И вот я в чуме. Сижу на медвежьей шкуре, надо мной темные своды, тоже из шкур, в мою честь зажжены три карманных фонарика (хотя я знаю, батарейки к ним достать в Катанге невозможно); тепло от маленькой чугунной печки пьянит, погружая в волны невиданного блаженства. Надо же, я в чуме! На печке жарит белые толстые хлебцы мать Иосифа, женщина с румяным от жара, ласково-усталым лицом. Напротив меня сидит его отец — сухонький, легонький старичок, с жиденькой седой бородкой, с невозмутимыми грустными глазами в сморщенных темных веках — и посасывает медную трубочку. Он ни о чем меня не спрашивает, а только покачивает головой и говорит время от времени:
— Хорошо, очень хорошо видеть гостя.
Рядом со мной брат Иосифа Анатолий, с какими-то странно тревожными темными глазами, лицо резкое, скуластое и не такое доброе, как у Иосифа.

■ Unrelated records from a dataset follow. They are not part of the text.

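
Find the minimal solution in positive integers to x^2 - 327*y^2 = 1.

(x, y) = (217, 12)

First expand sqrt(327) as a continued fraction. With x_i = (sqrt(327) + m_i)/d_i and (m_0, d_0) = (0, 1): a_0 = floor(sqrt(327)) = 18, since 18^2 = 324 <= 327 < 361 = 19^2.
Iterate m_{i+1} = d_i*a_i - m_i, d_{i+1} = (327 - m_{i+1}^2)/d_i, a_{i+1} = floor((a_0 + m_{i+1})/d_{i+1}):
  m_1 = 1*18 - 0 = 18, d_1 = (327 - 18^2)/1 = 3/1 = 3, a_1 = floor((18 + 18)/3) = 12.
  m_2 = 3*12 - 18 = 18, d_2 = (327 - 18^2)/3 = 3/3 = 1, a_2 = floor((18 + 18)/1) = 36.
  m_3 = 1*36 - 18 = 18, d_3 = (327 - 18^2)/1 = 3/1 = 3: (m_3, d_3) = (m_1, d_1) = (18, 3), so from here the quotients repeat a_1, a_2; the period length is 2.
So sqrt(327) = [18; (12, 36)] with period length k = 2.
k is even, so the fundamental solution of x^2 - 327y^2 = 1 is (p_{k-1}, q_{k-1}) = (p_1, q_1); compute convergents through index 1.
Convergents (p_i = a_i*p_{i-1} + p_{i-2}, q_i = a_i*q_{i-1} + q_{i-2} with p_{-2}=0, p_{-1}=1, q_{-2}=1, q_{-1}=0):
  i=0: a_0=18, p_0 = 18*1 + 0 = 18, q_0 = 18*0 + 1 = 1.
  i=1: a_1=12, p_1 = 12*18 + 1 = 217, q_1 = 12*1 + 0 = 12.
Check: 217^2 - 327*12^2 = 47089 - 47088 = 1, so (x, y) = (217, 12) solves the equation, and by the theorem it is the least positive solution.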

Меня угощают: на маленькой столешне, лежащей перед нами, румяные, в искорках масляных пузырей, хлебцы-колобы, розовато-черные пласты вяленой сохатины, величественные желто-сочные куски конченого сига, ломти бурой, истекающей салом медвежатины, до сладких спазм доводит меня запах огненного супа из молодой оленины, и особнячком, только для гостя, стоит кружка с густым, коричнево-белым оленьим молоком — его прохладные струи, проскальзывающие с мягкой сытой силой, повергают меня в совершенный восторг. Надо же, надо же! Я в чуме, и все происходит именно так, как я мечтал! Спирт мы, конечно, запиваем теплым медвежьим жиром, и его странный вкус кажется мне тоже восхитительным.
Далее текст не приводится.